March 2016

Five things to know about

Whether on paper or electronically, nurses use documentation to communicate the nursing care they have provided to a client and monitor the client’s progress. This promotes continuity of care by allowing other members of the health care team to access the information.

We often receive questions from nurses who want to make sure their electronic documentation practice is meeting the College’s standard.  The following points highlight the things you should know about electronic documentation:

1) The Documentation practice standard applies to both electronic and paper documentation. Different practice settings use different systems to document client care. If you need additional direction, refer to your organizational policies. You should use your organizational policies together with the College’s standard.

2) You must keep confidential any password or information required to access the client health record. Do not share your password with anyone else.

3) If the electronic system is unavailable, you must ensure that information captured in temporary documents is entered in the electronic system when it becomes available again. To minimize the duplication of records, you should securely and confidentially destroy the temporary documents when they are no longer in use.
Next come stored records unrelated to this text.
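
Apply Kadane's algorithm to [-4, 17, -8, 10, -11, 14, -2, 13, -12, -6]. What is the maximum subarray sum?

Using Kadane's algorithm on [-4, 17, -8, 10, -11, 14, -2, 13, -12, -6]:

Scanning through the array:
Position 1 (value 17): max_ending_here = 17, max_so_far = 17
Position 2 (value -8): max_ending_here = 9, max_so_far = 17
Position 3 (value 10): max_ending_here = 19, max_so_far = 19
Position 4 (value -11): max_ending_here = 8, max_so_far = 19
Position 5 (value 14): max_ending_here = 22, max_so_far = 22
Position 6 (value -2): max_ending_here = 20, max_so_far = 22
Position 7 (value 13): max_ending_here = 33, max_so_far = 33
Position 8 (value -12): max_ending_here = 21, max_so_far = 33
Position 9 (value -6): max_ending_here = 15, max_so_far = 33

Maximum subarray: [17, -8, 10, -11, 14, -2, 13]
Maximum sum: 33

The maximum subarray is [17, -8, 10, -11, 14, -2, 13] with sum 33. This subarray runs from index 1 to index 7.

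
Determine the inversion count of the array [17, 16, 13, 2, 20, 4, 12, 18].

Finding inversions in [17, 16, 13, 2, 20, 4, 12, 18]:

(0, 1): arr[0]=17 > arr[1]=16
(0, 2): arr[0]=17 > arr[2]=13
(0, 3): arr[0]=17 > arr[3]=2
(0, 5): arr[0]=17 > arr[5]=4
(0, 6): arr[0]=17 > arr[6]=12
(1, 2): arr[1]=16 > arr[2]=13
(1, 3): arr[1]=16 > arr[3]=2
(1, 5): arr[1]=16 > arr[5]=4
(1, 6): arr[1]=16 > arr[6]=12
(2, 3): arr[2]=13 > arr[3]=2
(2, 5): arr[2]=13 > arr[5]=4
(2, 6): arr[2]=13 > arr[6]=12
(4, 5): arr[4]=20 > arr[5]=4
(4, 6): arr[4]=20 > arr[6]=12
(4, 7): arr[4]=20 > arr[7]=18

Total inversions: 15

The array has 15 inversion(s): (0,1), (0,2), (0,3), (0,5), (0,6), (1,2), (1,3), (1,5), (1,6), (2,3), (2,5), (2,6), (4,5), (4,6), (4,7). Each pair (i,j) satisfies i < j and arr[i] > arr[j].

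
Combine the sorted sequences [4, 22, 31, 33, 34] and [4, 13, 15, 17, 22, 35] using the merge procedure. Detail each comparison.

Merging process:

Compare 4 vs 4: take 4 from left. Merged: [4]
Compare 22 vs 4: take 4 from right. Merged: [4, 4]
Compare 22 vs 13: take 13 from right. Merged: [4, 4, 13]
Compare 22 vs 15: take 15 from right. Merged: [4, 4, 13, 15]
Compare 22 vs 17: take 17 from right. Merged: [4, 4, 13, 15, 17]
Compare 22 vs 22: take 22 from left. Merged: [4, 4, 13, 15, 17, 22]
Compare 31 vs 22: take 22 from right. Merged: [4, 4, 13, 15, 17, 22, 22]
Compare 31 vs 35: take 31 from left. Merged: [4, 4, 13, 15, 17, 22, 22, 31]
Compare 33 vs 35: take 33 from left. Merged: [4, 4, 13, 15, 17, 22, 22, 31, 33]
Compare 34 vs 35: take 34 from left. Merged: [4, 4, 13, 15, 17, 22, 22, 31, 33, 34]
Append remaining from right: [35]. Merged: [4, 4, 13, 15, 17, 22, 22, 31, 33, 34, 35]

Final merged array: [4, 4, 13, 15, 17, 22, 22, 31, 33, 34, 35]
Total comparisons: 10

The merged array is [4, 4, 13, 15, 17, 22, 22, 31, 33, 34, 35], requiring 10 comparisons. The merge step runs in O(n) time where n is the total number of elements.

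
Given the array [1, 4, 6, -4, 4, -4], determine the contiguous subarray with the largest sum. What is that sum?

Using Kadane's algorithm on [1, 4, 6, -4, 4, -4]:

Scanning through the array:
Position 1 (value 4): max_ending_here = 5, max_so_far = 5
Position 2 (value 6): max_ending_here = 11, max_so_far = 11
Position 3 (value -4): max_ending_here = 7, max_so_far = 11
Position 4 (value 4): max_ending_here = 11, max_so_far = 11
Position 5 (value -4): max_ending_here = 7, max_so_far = 11

Maximum subarray: [1, 4, 6]
Maximum sum: 11

The maximum subarray is [1, 4, 6] with sum 11. This subarray runs from index 0 to index 2.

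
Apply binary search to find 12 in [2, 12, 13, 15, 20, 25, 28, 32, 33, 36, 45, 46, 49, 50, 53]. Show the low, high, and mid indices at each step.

Binary search for 12 in [2, 12, 13, 15, 20, 25, 28, 32, 33, 36, 45, 46, 49, 50, 53]:

lo=0, hi=14, mid=7, arr[mid]=32 -> 32 > 12, search left half
lo=0, hi=6, mid=3, arr[mid]=15 -> 15 > 12, search left half
lo=0, hi=2, mid=1, arr[mid]=12 -> Found target at index 1!

Binary search finds 12 at index 1 after 3 comparisons. The search repeatedly halves the search space by comparing with the middle element.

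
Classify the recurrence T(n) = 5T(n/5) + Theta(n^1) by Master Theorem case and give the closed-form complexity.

Master Theorem for T(n) = 5T(n/5) + O(n^1):

a = 5, b = 5, c = 1
log_b(a) = log_5(5) = 1.0000

Case 2: c = 1 = log_5(5) = 1.0000
T(n) = O(n^1 log n) = O(n log n)

For T(n) = 5T(n/5) + O(n^1): log_5(5) = 1.0000. This is Case 2 of the Master Theorem (c = log_b(a), equal work at all levels), giving O(n log n).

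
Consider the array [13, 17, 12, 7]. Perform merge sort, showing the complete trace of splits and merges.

Merge sort trace:

Split: [13, 17, 12, 7] -> [13, 17] and [12, 7]
  Split: [13, 17] -> [13] and [17]
  Merge: [13] + [17] -> [13, 17]
  Split: [12, 7] -> [12] and [7]
  Merge: [12] + [7] -> [7, 12]
Merge: [13, 17] + [7, 12] -> [7, 12, 13, 17]

Final sorted array: [7, 12, 13, 17]

The merge sort proceeds by recursively splitting the array and merging sorted halves.
After all merges, the sorted array is [7, 12, 13, 17].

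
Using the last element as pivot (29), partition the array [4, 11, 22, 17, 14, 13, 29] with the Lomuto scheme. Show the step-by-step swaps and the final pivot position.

Lomuto partition with pivot = 29:

Initial array: [4, 11, 22, 17, 14, 13, 29]

arr[0]=4 <= 29: swap with position 0, array becomes [4, 11, 22, 17, 14, 13, 29]
arr[1]=11 <= 29: swap with position 1, array becomes [4, 11, 22, 17, 14, 13, 29]
arr[2]=22 <= 29: swap with position 2, array becomes [4, 11, 22, 17, 14, 13, 29]
arr[3]=17 <= 29: swap with position 3, array becomes [4, 11, 22, 17, 14, 13, 29]
arr[4]=14 <= 29: swap with position 4, array becomes [4, 11, 22, 17, 14, 13, 29]
arr[5]=13 <= 29: swap with position 5, array becomes [4, 11, 22, 17, 14, 13, 29]

Place pivot at position 6: [4, 11, 22, 17, 14, 13, 29]
Pivot position: 6

After partitioning with pivot 29, the array becomes [4, 11, 22, 17, 14, 13, 29]. The pivot is placed at index 6. All elements to the left of the pivot are <= 29, and all elements to the right are > 29.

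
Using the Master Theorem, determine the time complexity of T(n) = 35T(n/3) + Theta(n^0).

Master Theorem for T(n) = 35T(n/3) + O(n^0):

a = 35, b = 3, c = 0
log_b(a) = log_3(35) = 3.2362

Case 1: c = 0 < log_3(35) = 3.2362
T(n) = O(n^(log_3 35))

For T(n) = 35T(n/3) + O(n^0): log_3(35) = 3.2362. This is Case 1 of the Master Theorem (c < log_b(a), work dominated by leaves), giving O(n^(log_3 35)).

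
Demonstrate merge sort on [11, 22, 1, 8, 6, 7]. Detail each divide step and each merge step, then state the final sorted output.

Merge sort trace:

Split: [11, 22, 1, 8, 6, 7] -> [11, 22, 1] and [8, 6, 7]
  Split: [11, 22, 1] -> [11] and [22, 1]
    Split: [22, 1] -> [22] and [1]
    Merge: [22] + [1] -> [1, 22]
  Merge: [11] + [1, 22] -> [1, 11, 22]
  Split: [8, 6, 7] -> [8] and [6, 7]
    Split: [6, 7] -> [6] and [7]
    Merge: [6] + [7] -> [6, 7]
  Merge: [8] + [6, 7] -> [6, 7, 8]
Merge: [1, 11, 22] + [6, 7, 8] -> [1, 6, 7, 8, 11, 22]

Final sorted array: [1, 6, 7, 8, 11, 22]

The merge sort proceeds by recursively splitting the array and merging sorted halves.
After all merges, the sorted array is [1, 6, 7, 8, 11, 22].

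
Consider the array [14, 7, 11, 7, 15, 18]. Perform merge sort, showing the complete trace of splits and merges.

Merge sort trace:

Split: [14, 7, 11, 7, 15, 18] -> [14, 7, 11] and [7, 15, 18]
  Split: [14, 7, 11] -> [14] and [7, 11]
    Split: [7, 11] -> [7] and [11]
    Merge: [7] + [11] -> [7, 11]
  Merge: [14] + [7, 11] -> [7, 11, 14]
  Split: [7, 15, 18] -> [7] and [15, 18]
    Split: [15, 18] -> [15] and [18]
    Merge: [15] + [18] -> [15, 18]
  Merge: [7] + [15, 18] -> [7, 15, 18]
Merge: [7, 11, 14] + [7, 15, 18] -> [7, 7, 11, 14, 15, 18]

Final sorted array: [7, 7, 11, 14, 15, 18]

The merge sort proceeds by recursively splitting the array and merging sorted halves.
After all merges, the sorted array is [7, 7, 11, 14, 15, 18].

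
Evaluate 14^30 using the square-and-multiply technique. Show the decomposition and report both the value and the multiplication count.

Computing 14^30 by squaring (build up from 14^1; each line after the first costs one multiplication):

14^1 = 14
14^2 = (14^1)^2 = 14^2 = 196
14^3 = 14 * 14^2 = 14 * 196 = 2744
14^6 = (14^3)^2 = 2744^2 = 7529536
14^7 = 14 * 14^6 = 14 * 7529536 = 105413504
14^14 = (14^7)^2 = 105413504^2 = 11112006825558016
14^15 = 14 * 14^14 = 14 * 11112006825558016 = 155568095557812224
14^30 = (14^15)^2 = 155568095557812224^2 = 24201432355484595421941037243826176

Result: 24201432355484595421941037243826176
Multiplications needed: 7 (7 lines after 14^1)

14^30 = 24201432355484595421941037243826176. Using exponentiation by squaring, this requires 7 multiplications. The key idea: if the exponent is even, square the half-power; if odd, multiply by the base once.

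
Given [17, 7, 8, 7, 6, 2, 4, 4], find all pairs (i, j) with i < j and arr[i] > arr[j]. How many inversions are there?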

4) If an electronic system has technical difficulties and was not restored during your shift, a designated recorder may enter the information when the system becomes available again. In such cases, the designated recorder must sign their name in the entry and indicate the circumstances.

5) If you discover an aspect of your setting’s electronic documentation system that makes it impossible to meet the College’s standard, (for example, if it is not possible to retrieve corrected information) you should advocate for system changes that will allow you to document according to standard.